ER: Do a quick search for vegan cookbooks on Amazon and choose one that resonates with you. My favorites are Chloe Coscarelli’s “Chloe’s Vegan Italian Kitchen,” and Ella Woodward’s “Deliciously Ella.” “Thug Kitchen” is also a great one.

I have more than 100 free, plant-based recipes in my recipe archive on my blog, and most of my recipes on FMTV are vegan, too.

24Life: Tell us about FMTV’s “Food Matters 21-day Program.”

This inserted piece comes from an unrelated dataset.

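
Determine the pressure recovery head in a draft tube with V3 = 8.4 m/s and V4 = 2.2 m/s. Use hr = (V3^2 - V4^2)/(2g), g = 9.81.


hr = (8.4^2 - 2.2^2) / (2*9.81) = 3.3496 m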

ER: The Food Matters 21-Day Program is designed to reverse symptoms like fatigue, stubborn weight, thinning hair, low libido, irregular periods, gas/bloating and brain fog. The program holds the key to transforming your health and your life using the three principles of nutrition, movement and mindset. By following the program, participants can experience improved digestion, more mental clarity, drop a belt size, have abundant energy, glowing skin and hair and a body that repairs itself again like it was made to do.

Elizabeth Rider’s top tips for going vegan

  1. Make a plan: “Plan out your grocery trips to include a full spectrum of nutrient-rich, plant-based foods. I also recommend planning ahead for eating on the go or midday snack times when you might tend to eat off-plan. Having some trail mix with you or a smoothie in a handheld cooler bag can go a long way toward helping your body get what it needs while you transition to a new way of eating. Balanced nutrition reduces cravings.”
  2. Smoothies and juices: “Smoothies and juices are a great way to give your body an easily digestible nutrient boost any time of day. Keep fresh and frozen fruits and veggies on hand, a variety of greens (such as spinach, kale and romaine) and your favorite non-dairy milks (e.g., rice, almond, soy, cashew). Blend or juice and enjoy!”
  3. GBOMBS: “As coined by nutritionist Dr. Joel Fuhrman, GBOMBS are essential to a healthy vegan diet: Greens, Beans, Onions, Mushrooms, Berries and Seeds.”
  4. Protein-rich vegan foods: “Be sure you get plenty of protein. Some of the best sources of plant-based protein include beans and legumes, nuts and nut butters, seeds, spirulina, quinoa and tempeh.”
  5. Focus on real food, not just vegan substitutes. “Vegan junk food is still junk food. Real vegan is delicious! Don’t spend another moment worrying if you’ll find anything yummy to eat once you go vegan. Food Matters has a ton of amazingly delicious, plant-based recipes for you to explore.”